A la sombra del glamoroso y rimbombante premio Nobel, o más bien dicho, casi a sus espaldas, el mes que entra se entregará como cada año en Cambridge, Massachussets, su reverso paródico: el Ig Nobel.
Algo de hierático e inmortal, tiene el premio Nobel. De repente, momifica a sus galardonados; se convierte en un pase directo a la eternidad, en un ticket para la historia. Eso no tiene nada de malo, pero a veces pareciera que recibirlo resulta demasiado importante, incluso trascendente, y hay cosas en la vida que dejamos de ver a semejante altura. Son esas minucias anti-nobel las que, precisamente, premian los Ig Nobel, o Ig, como se les denomina.
No tengo las bases académicas para cuestionar el fallo del último premio Nobel de química –otorgado a científicos responsables de “desarrollar herramientas para un mejor entendimiento de las funciones celulares”– pero sí avalo que el Ig de la misma disciplina haya recaído en cuatro científicos dedicados al estudio de la Coca-Cola como espermicida. Ignoro en toda medida el provecho que nos puedan acarrear los estudios sobre “simetría rota espontáneamente en física subatómica” (http://nobelprize.org dixit), pero me da mucha risa que su contraparte Ig haya sido otorgada a dos científicos que comprobaron matemáticamente cómo “todo montón de cabello, o montón de casi de cualquier cosa, tiende a enredarse y hacer nudos”. Suena merecidísimo el Nobel de medicina a científicos que “descubrieron virus relacionados con enfermedades”, pero me siento más próximo al estudio galardonado con el Ig sobre cómo la medicina placebo, entre más cara resulta, cura más. Los premios Nobel me provocan admiración, asombro, casi gratitud, porque todo suena importantísimo, pero los Ig me dan placer, experimento empatía y, lo más importante de todo: refuerzan mi debilitada fe en el género humano. Creo que mientras haya un par de tipos pensando no en la solución de nuestros grandes problemas para granjearse la inmortalidad, sino en aspectos nimios como la relación entre el nado del bacalao y los terremotos (Ig de física en 1994) o las secuelas en la salud por el arte circense de tragar espadas (Ig de medicina 2007), este mundo podrá seguir girando, al menos un poco más de tiempo.
Los premios Ig Nobel –“innoble”, en español— tienen su origen remoto en el desaparecido Journal of Irreproducible Results, publicación científico-humorística que comenzó a editarse en Israel a mediados de la década del cincuenta. La empresa —a pesar de que era un pasatiempo, casi una curiosidad— circuló regularmente hasta los ochenta, periodo en el que casi desaparece. En medio de la crisis, su consejo editorial decidió cambiar de sede y director y Marc Abrahams fue el encargado de llevársela a Nueva Inglaterra cambiándole el nombre, pero no el perfil: Annals of Improbable Research. Es a partir del renacimiento del proyecto que Abrahams descubre la necesidad de no sólo publicar una serie de experimentos científicos francamente alucinantes sino, también, de premiarlos. Descubrimientos científicos que “primero te hacen reír y luego pensar”, éste es uno de los pocos raseros que rigen las nominaciones y fallos del Ig Nobel en los que México, por desgracia, aún no es reconocido. De hecho, sólo un latinoamericano ha sido merecedor de un Ig: Juan Pablo Dávila, inversionista del gobierno chileno quien ganó el de economía en 1994 por “programar su computadora para ‘comprar’ acciones cuando debía ‘vender’ y después intentar recuperar sus pérdidas haciendo negocios arriesgadísimos que sólo le costaron el 0.5% del producto interno de su país ese año”. Desafortunadamente no pudo recoger su premio: tenía un compromiso previo con la justicia.
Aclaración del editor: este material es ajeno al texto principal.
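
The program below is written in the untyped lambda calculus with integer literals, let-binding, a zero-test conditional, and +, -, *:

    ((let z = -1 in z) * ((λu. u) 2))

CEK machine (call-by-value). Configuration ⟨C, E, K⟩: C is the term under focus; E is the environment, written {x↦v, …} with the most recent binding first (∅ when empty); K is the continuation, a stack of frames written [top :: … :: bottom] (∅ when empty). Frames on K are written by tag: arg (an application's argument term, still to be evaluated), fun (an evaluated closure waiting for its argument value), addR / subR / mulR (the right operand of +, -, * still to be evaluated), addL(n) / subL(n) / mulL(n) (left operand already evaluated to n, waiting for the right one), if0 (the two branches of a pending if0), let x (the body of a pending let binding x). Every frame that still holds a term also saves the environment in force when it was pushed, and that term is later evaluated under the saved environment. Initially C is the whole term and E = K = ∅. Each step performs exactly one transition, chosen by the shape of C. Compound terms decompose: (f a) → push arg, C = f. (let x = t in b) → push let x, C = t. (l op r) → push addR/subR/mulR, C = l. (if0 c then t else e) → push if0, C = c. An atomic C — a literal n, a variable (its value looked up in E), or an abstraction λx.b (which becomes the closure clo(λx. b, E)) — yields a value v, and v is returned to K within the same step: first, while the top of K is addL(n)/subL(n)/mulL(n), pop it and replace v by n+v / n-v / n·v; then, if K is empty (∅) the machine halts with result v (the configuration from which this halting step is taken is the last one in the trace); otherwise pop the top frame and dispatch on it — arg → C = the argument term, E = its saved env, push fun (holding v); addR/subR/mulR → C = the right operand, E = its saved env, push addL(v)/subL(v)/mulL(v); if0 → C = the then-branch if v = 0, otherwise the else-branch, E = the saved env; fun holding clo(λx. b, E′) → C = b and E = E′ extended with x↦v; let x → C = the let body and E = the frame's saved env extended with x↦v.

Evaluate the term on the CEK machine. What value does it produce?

[0] ⟨C=((let z = -1 in z) * ((λu. u) 2)); E=∅; K=∅⟩
[1] ⟨C=(let z = -1 in z); E=∅; K=[mulR]⟩
[2] ⟨C=-1; E=∅; K=[let z :: mulR]⟩
[3] ⟨C=z; E={z↦-1}; K=[mulR]⟩
[4] ⟨C=((λu. u) 2); E=∅; K=[mulL(-1)]⟩
[5] ⟨C=(λu. u); E=∅; K=[arg :: mulL(-1)]⟩
[6] ⟨C=2; E=∅; K=[fun :: mulL(-1)]⟩
[7] ⟨C=u; E={u↦2}; K=[mulL(-1)]⟩
→ final value -2

Answer: -2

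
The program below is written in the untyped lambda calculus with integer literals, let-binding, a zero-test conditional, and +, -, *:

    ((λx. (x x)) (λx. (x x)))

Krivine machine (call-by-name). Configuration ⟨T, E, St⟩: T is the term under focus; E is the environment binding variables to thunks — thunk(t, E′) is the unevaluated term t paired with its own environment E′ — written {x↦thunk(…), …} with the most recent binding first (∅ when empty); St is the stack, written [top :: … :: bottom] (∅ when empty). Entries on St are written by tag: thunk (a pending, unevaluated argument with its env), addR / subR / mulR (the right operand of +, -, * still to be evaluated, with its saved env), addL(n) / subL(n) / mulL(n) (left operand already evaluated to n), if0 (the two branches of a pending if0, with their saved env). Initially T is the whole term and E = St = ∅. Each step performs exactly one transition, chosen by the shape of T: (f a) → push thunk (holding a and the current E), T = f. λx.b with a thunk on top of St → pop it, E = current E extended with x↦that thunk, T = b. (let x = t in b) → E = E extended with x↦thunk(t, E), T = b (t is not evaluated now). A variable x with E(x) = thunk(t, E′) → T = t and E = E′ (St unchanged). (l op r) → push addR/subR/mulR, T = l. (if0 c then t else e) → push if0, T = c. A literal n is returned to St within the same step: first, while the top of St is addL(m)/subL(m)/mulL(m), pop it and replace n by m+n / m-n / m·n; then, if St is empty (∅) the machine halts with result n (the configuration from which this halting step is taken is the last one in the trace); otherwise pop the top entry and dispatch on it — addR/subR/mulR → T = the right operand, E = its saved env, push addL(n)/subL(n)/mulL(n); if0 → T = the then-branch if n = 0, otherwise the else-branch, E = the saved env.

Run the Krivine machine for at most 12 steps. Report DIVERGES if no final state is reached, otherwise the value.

Answer: DIVERGES (no final state within 12 steps)

Machine steps:
0. <T=((λx. (x x)) (λx. (x x))), E=∅, St=∅>
1. <T=(λx. (x x)), E=∅, St=[thunk]>
2. <T=(x x), E={x↦thunk((λx. (x x)), ∅)}, St=∅>
3. <T=x, E={x↦thunk((λx. (x x)), ∅)}, St=[thunk]>
4. <T=(λx. (x x)), E=∅, St=[thunk]>
5. <T=(x x), E={x↦thunk(x, {x↦thunk((λx. (x x)), ∅)})}, St=∅>
6. <T=x, E={x↦thunk(x, {x↦thunk((λx. (x x)), ∅)})}, St=[thunk]>
7. <T=x, E={x↦thunk((λx. (x x)), ∅)}, St=[thunk]>
8. <T=(λx. (x x)), E=∅, St=[thunk]>
9. <T=(x x), E={x↦thunk(x, {x↦thunk(x, {x↦thunk((λx. (x x)), ∅)})})}, St=∅>
10. <T=x, E={x↦thunk(x, {x↦thunk(x, {x↦thunk((λx. (x x)), ∅)})})}, St=[thunk]>
11. <T=x, E={x↦thunk(x, {x↦thunk((λx. (x x)), ∅)})}, St=[thunk]>
12. <T=x, E={x↦thunk((λx. (x x)), ∅)}, St=[thunk]>
→ 12 transitions taken and the configuration is still not final: no result within 12 steps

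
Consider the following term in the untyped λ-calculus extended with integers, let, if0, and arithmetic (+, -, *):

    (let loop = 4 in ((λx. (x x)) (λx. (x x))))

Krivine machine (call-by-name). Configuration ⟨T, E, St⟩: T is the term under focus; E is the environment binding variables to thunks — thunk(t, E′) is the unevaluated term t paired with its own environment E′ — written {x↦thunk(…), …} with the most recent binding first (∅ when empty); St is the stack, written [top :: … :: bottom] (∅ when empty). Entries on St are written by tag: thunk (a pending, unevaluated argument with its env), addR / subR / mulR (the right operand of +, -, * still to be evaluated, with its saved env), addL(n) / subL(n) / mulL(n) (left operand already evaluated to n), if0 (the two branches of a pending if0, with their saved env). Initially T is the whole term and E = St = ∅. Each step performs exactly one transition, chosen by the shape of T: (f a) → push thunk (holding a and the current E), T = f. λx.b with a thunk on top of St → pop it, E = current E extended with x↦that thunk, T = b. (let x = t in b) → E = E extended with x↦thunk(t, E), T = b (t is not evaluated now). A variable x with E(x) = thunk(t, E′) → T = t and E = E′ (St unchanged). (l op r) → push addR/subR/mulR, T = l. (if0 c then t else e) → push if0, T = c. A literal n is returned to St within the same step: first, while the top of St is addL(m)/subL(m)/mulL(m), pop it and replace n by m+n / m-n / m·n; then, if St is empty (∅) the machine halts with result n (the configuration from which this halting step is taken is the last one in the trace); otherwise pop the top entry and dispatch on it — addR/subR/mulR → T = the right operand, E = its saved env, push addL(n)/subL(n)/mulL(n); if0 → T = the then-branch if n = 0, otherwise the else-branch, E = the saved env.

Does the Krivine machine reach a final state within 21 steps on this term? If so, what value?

Answer: DIVERGES (no final state within 21 steps)

Execution trace:
[0] ⟨T=(let loop = 4 in ((λx. (x x)) (λx. (x x)))); E=∅; St=∅⟩
[1] ⟨T=((λx. (x x)) (λx. (x x))); E={loop↦thunk(4, ∅)}; St=∅⟩
[2] ⟨T=(λx. (x x)); E={loop↦thunk(4, ∅)}; St=[thunk]⟩
[3] ⟨T=(x x); E={x↦thunk((λx. (x x)), {loop↦thunk(4, ∅)}), loop↦thunk(4, ∅)}; St=∅⟩
[4] ⟨T=x; E={x↦thunk((λx. (x x)), {loop↦thunk(4, ∅)}), loop↦thunk(4, ∅)}; St=[thunk]⟩
[5] ⟨T=(λx. (x x)); E={loop↦thunk(4, ∅)}; St=[thunk]⟩
[6] ⟨T=(x x); E={x↦thunk(x, {x↦thunk((λx. (x x)), {loop↦thunk(4, ∅)}), loop↦thunk(4, ∅)}), loop↦thunk(4, ∅)}; St=∅⟩
[7] ⟨T=x; E={x↦thunk(x, {x↦thunk((λx. (x x)), {loop↦thunk(4, ∅)}), loop↦thunk(4, ∅)}), loop↦thunk(4, ∅)}; St=[thunk]⟩
[8] ⟨T=x; E={x↦thunk((λx. (x x)), {loop↦thunk(4, ∅)}), loop↦thunk(4, ∅)}; St=[thunk]⟩
[9] ⟨T=(λx. (x x)); E={loop↦thunk(4, ∅)}; St=[thunk]⟩
[10] ⟨T=(x x); E={x↦thunk(x, {x↦thunk(x, {x↦thunk((λx. (x x)), {loop↦thunk(4, ∅)}), loop↦thunk(4, ∅)}), loop↦thunk(4, ∅)}), loop↦thunk(4, ∅)}; St=∅⟩
[11] ⟨T=x; E={x↦thunk(x, {x↦thunk(x, {x↦thunk((λx. (x x)), {loop↦thunk(4, ∅)}), loop↦thunk(4, ∅)}), loop↦thunk(4, ∅)}), loop↦thunk(4, ∅)}; St=[thunk]⟩
[12] ⟨T=x; E={x↦thunk(x, {x↦thunk((λx. (x x)), {loop↦thunk(4, ∅)}), loop↦thunk(4, ∅)}), loop↦thunk(4, ∅)}; St=[thunk]⟩
[13] ⟨T=x; E={x↦thunk((λx. (x x)), {loop↦thunk(4, ∅)}), loop↦thunk(4, ∅)}; St=[thunk]⟩
[14] ⟨T=(λx. (x x)); E={loop↦thunk(4, ∅)}; St=[thunk]⟩
[15] ⟨T=(x x); E={x↦thunk(x, {x↦thunk(x, {x↦thunk(x, {x↦thunk((λx. (x x)), {loop↦thunk(4, ∅)}), loop↦thunk(4, ∅)}), loop↦thunk(4, ∅)}), loop↦thunk(4, ∅)}), loop↦thunk(4, ∅)}; St=∅⟩
[16] ⟨T=x; E={x↦thunk(x, {x↦thunk(x, {x↦thunk(x, {x↦thunk((λx. (x x)), {loop↦thunk(4, ∅)}), loop↦thunk(4, ∅)}), loop↦thunk(4, ∅)}), loop↦thunk(4, ∅)}), loop↦thunk(4, ∅)}; St=[thunk]⟩
[17] ⟨T=x; E={x↦thunk(x, {x↦thunk(x, {x↦thunk((λx. (x x)), {loop↦thunk(4, ∅)}), loop↦thunk(4, ∅)}), loop↦thunk(4, ∅)}), loop↦thunk(4, ∅)}; St=[thunk]⟩
[18] ⟨T=x; E={x↦thunk(x, {x↦thunk((λx. (x x)), {loop↦thunk(4, ∅)}), loop↦thunk(4, ∅)}), loop↦thunk(4, ∅)}; St=[thunk]⟩
[19] ⟨T=x; E={x↦thunk((λx. (x x)), {loop↦thunk(4, ∅)}), loop↦thunk(4, ∅)}; St=[thunk]⟩
[20] ⟨T=(λx. (x x)); E={loop↦thunk(4, ∅)}; St=[thunk]⟩
[21] ⟨T=(x x); E={x↦thunk(x, {x↦thunk(x, {x↦thunk(x, {x↦thunk(x, {x↦thunk((λx. (x x)), {loop↦thunk(4, ∅)}), loop↦thunk(4, ∅)}), loop↦thunk(4, ∅)}), loop↦thunk(4, ∅)}), loop↦thunk(4, ∅)}), loop↦thunk(4, ∅)}; St=∅⟩
→ 21 transitions taken and the configuration is still not final: no result within 21 steps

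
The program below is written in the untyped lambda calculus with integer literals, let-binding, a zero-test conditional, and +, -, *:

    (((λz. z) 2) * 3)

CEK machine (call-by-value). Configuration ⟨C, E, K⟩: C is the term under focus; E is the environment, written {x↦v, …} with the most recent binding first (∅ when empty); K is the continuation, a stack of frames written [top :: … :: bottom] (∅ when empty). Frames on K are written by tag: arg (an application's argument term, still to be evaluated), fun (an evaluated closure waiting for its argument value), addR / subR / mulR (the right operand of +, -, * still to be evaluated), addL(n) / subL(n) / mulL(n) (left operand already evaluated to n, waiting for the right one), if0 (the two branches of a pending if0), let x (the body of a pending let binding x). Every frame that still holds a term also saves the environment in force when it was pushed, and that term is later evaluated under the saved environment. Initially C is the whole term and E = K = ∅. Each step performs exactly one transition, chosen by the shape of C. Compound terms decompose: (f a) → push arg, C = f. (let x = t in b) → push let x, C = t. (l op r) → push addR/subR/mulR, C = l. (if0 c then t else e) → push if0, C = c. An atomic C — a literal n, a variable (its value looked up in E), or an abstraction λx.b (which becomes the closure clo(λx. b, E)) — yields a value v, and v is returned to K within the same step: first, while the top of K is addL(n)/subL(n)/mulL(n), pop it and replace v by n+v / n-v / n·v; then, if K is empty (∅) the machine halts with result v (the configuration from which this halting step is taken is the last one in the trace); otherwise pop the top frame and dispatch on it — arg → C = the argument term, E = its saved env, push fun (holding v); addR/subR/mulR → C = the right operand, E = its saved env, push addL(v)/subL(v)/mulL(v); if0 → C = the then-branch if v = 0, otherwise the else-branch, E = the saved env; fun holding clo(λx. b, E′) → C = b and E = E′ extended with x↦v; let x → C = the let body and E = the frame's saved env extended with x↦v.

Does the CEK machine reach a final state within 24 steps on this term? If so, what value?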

El premio Ig Nobel consiste en una pequeña escultura cuyo diseño cambia cada año y nada más. Son los galardonados los que deben costear su traslado para asistir al Sanders Theater, de Harvard University, lugar donde se lleva a cabo la ceremonia desde que fuera expulsada del prestigioso MIT. Ahí los discursos de agradecimiento no pueden durar más de 45 segundos, es tradición lanzar avioncitos de papel al escenario y las efigies son otorgadas por auténticos premios Nobel. Cuando un Ig y un Nobel se dan la mano en congratulación el mundo parece adquirir balance y reconocer que la genialidad es nada sin la estupidez y viceversa.
– Guillermo Espinosa Estrada
es profesor de literatura medieval y autor del libro La sonrisa de la desilusión. Administra la bibliothecascriptorumcomicorum.org, un archivo de textos sobre el humor.